Kediri (cokronews.com) —- Jajaran Polres Kediri Kota melaksanakan inspeksi mendadak (sidak) di Pasar Setonobetek, Kota Kediri, pada Kamis (11/6/2026). Kegiatan pengawasan ini dipimpin langsung oleh Kasatreskrim Polres Kediri Kota, AKP Achmad Elyasarif Martadinata, sekaligus dimanfaatkan sebagai sarana pembelajaran lapangan bagi para Taruna Akademi Kepolisian (Akpol) Angkatan 58 Ksatriya Hawin Sarwahita yang akan segera melangsungkan kelulusan tahun ini. Pemantauan intensif tersebut difokuskan untuk memastikan stabilitas harga serta ketahanan stok berbagai komoditas bahan pokok penting di tingkat pedagang.
AKP Achmad Elyasarif menjelaskan bahwa pelibatan para Taruna Akpol dalam sidak ini bertujuan untuk memberikan pemahaman nyata mengenai fungsi reserse di lapangan, khususnya dalam mendeteksi dan mengantisipasi gejolak harga pangan di pasar tradisional. Berdasarkan hasil interaksi dan pengecekan langsung dengan para pedagang, tim menemukan adanya fluktuasi kenaikan harga pada beberapa komoditas di atas harga normal, seperti bawang merah, bawang putih, beras, dan cabai. Adapun nominal kenaikan tersebut terpantau masih bervariasi di kisaran Rp1.000 hingga Rp2.000 per kilogram.

Menyikapi temuan tersebut, pihak kepolisian menegaskan tidak akan langsung menarik kesimpulan sepihak. Polres Kediri Kota berkomitmen untuk melakukan penelusuran hulu ke hilir serta berkoordinasi dengan instansi terkait guna memetakan penyebab pasti dari kenaikan harga maupun indikasi berkurangnya stok beberapa barang seperti minyak goreng, apakah dipicu oleh kendala rantai distribusi atau keterbatasan pasokan daerah. Di sisi lain, komoditas beras program Stabilisasi Pasokan dan Harga Pangan (SPHP) terpantau masih melimpah dengan harga yang relatif stabil sesuai ketentuan eceran tertinggi.
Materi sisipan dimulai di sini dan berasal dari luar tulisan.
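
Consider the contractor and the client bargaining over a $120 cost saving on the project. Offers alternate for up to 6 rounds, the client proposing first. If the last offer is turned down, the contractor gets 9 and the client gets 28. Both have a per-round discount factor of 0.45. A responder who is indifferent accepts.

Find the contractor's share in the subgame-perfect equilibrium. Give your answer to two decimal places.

Round 6 (the contractor proposes): the client gets 28 if talks fail, so the contractor offers 28 and keeps 92.
Round 5 (the client proposes): the contractor can get 92 next round, worth 0.45 × 92 = 41.4 now, so the client offers 41.4, keeping 78.6.
Round 4 (the contractor proposes): the client can get 78.6 next round, worth 0.45 × 78.6 = 35.37 now. The contractor offers 35.37 and keeps 120 − 35.37 = 84.63.
Round 3 (the client proposes): the contractor can get 84.63 next round, worth 0.45 × 84.63 = 38.0835 now, so the client offers 38.0835, keeping 81.9165.
Round 2 (the contractor proposes): the client can get 81.9165 next round, worth 0.45 × 81.9165 = 36.862425 now, so the contractor offers 36.862425, keeping 83.137575.
Round 1 (the client proposes): the contractor can get 83.137575 next round, worth 0.45 × 83.137575 = 37.41190875 now. The client offers 37.41190875 and keeps 120 − 37.41190875 = 82.58809125.

37.41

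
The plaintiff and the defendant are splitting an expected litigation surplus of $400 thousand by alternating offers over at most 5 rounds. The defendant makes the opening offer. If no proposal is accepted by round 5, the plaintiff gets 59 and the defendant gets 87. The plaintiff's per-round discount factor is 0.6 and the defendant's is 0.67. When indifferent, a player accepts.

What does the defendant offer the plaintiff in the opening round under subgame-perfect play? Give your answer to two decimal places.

120.57

Round 5 (the defendant proposes): the plaintiff gets 59 if talks fail, so the defendant offers 59 and keeps 341.
Round 4 (the plaintiff proposes): the defendant can get 341 next round, worth 0.67 × 341 = 228.47 now, so the plaintiff offers 228.47, keeping 171.53.
Round 3 (the defendant proposes): the plaintiff can get 171.53 next round, worth 0.6 × 171.53 = 102.918 now, so the defendant offers 102.918, keeping 297.082.
Round 2 (the plaintiff proposes): the defendant can get 297.082 next round, worth 0.67 × 297.082 = 199.04494 now. The plaintiff offers 199.04494 and keeps 400 − 199.04494 = 200.95506.
Round 1 (the defendant proposes): the plaintiff can get 200.95506 next round, worth 0.6 × 200.95506 = 120.573036 now. The defendant offers 120.573036 and keeps 400 − 120.573036 = 279.426964.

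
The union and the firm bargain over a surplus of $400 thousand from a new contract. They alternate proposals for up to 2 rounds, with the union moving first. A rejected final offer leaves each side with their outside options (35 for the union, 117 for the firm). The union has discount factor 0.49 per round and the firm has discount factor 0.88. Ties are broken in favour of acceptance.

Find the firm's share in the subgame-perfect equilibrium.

Work backward from the last round.
Round 2 (the firm proposes): the union gets 35 if talks fail, so the firm offers 35 and keeps 365.
Round 1 (the union proposes): the firm can get 365 next round, worth 0.88 × 365 = 321.2 now, so the union offers 321.2, keeping 78.8.

321.2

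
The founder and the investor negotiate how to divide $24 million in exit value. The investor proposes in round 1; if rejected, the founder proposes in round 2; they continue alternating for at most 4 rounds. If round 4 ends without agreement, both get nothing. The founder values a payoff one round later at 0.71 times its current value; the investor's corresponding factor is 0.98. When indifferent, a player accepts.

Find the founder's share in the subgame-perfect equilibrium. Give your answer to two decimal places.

By backward induction:
Round 4 (the founder proposes): the investor will accept anything ≥ 0, so the founder offers 0 and keeps 24.
Round 3 (the investor proposes): the founder can get 24 next round, worth 0.71 × 24 = 17.04 now; the investor offers that and keeps 6.96.
Round 2 (the founder proposes): the investor can get 6.96 next round, worth 0.98 × 6.96 = 6.8208 now, so the founder offers 6.8208, keeping 17.1792.
Round 1 (the investor proposes): the founder can get 17.1792 next round, worth 0.71 × 17.1792 = 12.197232 now, so the investor offers 12.197232, keeping 11.802768.

12.20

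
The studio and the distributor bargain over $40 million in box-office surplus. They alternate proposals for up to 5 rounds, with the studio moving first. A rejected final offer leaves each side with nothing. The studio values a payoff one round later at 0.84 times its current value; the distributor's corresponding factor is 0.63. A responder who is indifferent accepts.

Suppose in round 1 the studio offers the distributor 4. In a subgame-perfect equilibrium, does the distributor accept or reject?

Reject

Round 5 (the studio proposes): rejection yields 0 for the distributor; the studio offers 0 and keeps 40.
Round 4 (the distributor proposes): the studio can get 40 next round, worth 0.84 × 40 = 33.6 now. The distributor offers 33.6 and keeps 40 − 33.6 = 6.4.
Round 3 (the studio proposes): the distributor can get 6.4 next round, worth 0.63 × 6.4 = 4.032 now; the studio offers that and keeps 35.968.
Round 2 (the distributor proposes): the studio can get 35.968 next round, worth 0.84 × 35.968 = 30.21312 now; the distributor offers that and keeps 9.78688.
So by rejecting in round 1, the distributor gets 9.78688 next round, worth 0.63 × 9.78688 = 6.1657344 now.
Offer 4 < 6.1657344, so the distributor rejects.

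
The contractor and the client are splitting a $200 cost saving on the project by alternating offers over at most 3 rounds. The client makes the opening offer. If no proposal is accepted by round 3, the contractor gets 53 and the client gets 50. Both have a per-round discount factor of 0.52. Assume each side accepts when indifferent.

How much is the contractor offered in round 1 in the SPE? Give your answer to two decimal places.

Round 3 (the client proposes): the contractor gets 53 if talks fail, so the client offers 53 and keeps 147.
Round 2 (the contractor proposes): the client can get 147 next round, worth 0.52 × 147 = 76.44 now, so the contractor offers 76.44, keeping 123.56.
Round 1 (the client proposes): the contractor can get 123.56 next round, worth 0.52 × 123.56 = 64.2512 now. The client offers 64.2512 and keeps 200 − 64.2512 = 135.7488.

64.25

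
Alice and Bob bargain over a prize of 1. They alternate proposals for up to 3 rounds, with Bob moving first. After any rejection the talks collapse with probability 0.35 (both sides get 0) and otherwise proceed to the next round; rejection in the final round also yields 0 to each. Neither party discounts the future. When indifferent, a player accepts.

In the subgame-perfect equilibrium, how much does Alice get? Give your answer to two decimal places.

Round 3 (Bob proposes): Alice will accept anything ≥ 0, so Bob offers 0 and keeps 1.
Round 2 (Alice proposes): rejecting gives Bob an expected 0.65 × 1 = 0.65. Alice offers 0.65 and keeps 1 − 0.65 = 0.35.
Round 1 (Bob proposes): rejecting gives Alice an expected 0.65 × 0.35 = 0.2275, so Bob offers 0.2275, keeping 0.7725.

0.23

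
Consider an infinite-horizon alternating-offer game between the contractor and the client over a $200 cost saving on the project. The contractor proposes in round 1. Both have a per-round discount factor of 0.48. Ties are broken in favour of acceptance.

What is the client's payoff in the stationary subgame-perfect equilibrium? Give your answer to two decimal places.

Let x be the contractor's share when the contractor proposes and y be the client's share when the client proposes.
The client accepts iff offered ≥ 0.48·y, so x = 200 − 0.48y. Symmetrically y = 200 − 0.48x.
Substituting: x = 200 − 0.48(200 − 0.48x), giving x(1 − 0.48·0.48) = 200(1 − 0.48).
So x = 200 × 0.52 / 0.7696 ≈ 135.1351, and the client receives 200 − x ≈ 64.8649.

64.86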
Hingga saat pelaksanaan sidak berakhir, Polres Kediri Kota mencatat situasi pasar secara umum masih kondusif dan belum menerima adanya aduan formal dari masyarakat terkait kelangkaan barang yang ekstrem. Pihak kepolisian memastikan bahwa pengawasan preventif seperti ini akan terus digalakkan secara berkala demi menjamin kebutuhan pokok masyarakat tetap terpenuhi dengan harga yang wajar sekaligus mencegah adanya praktik penimbunan yang merugikan konsumen.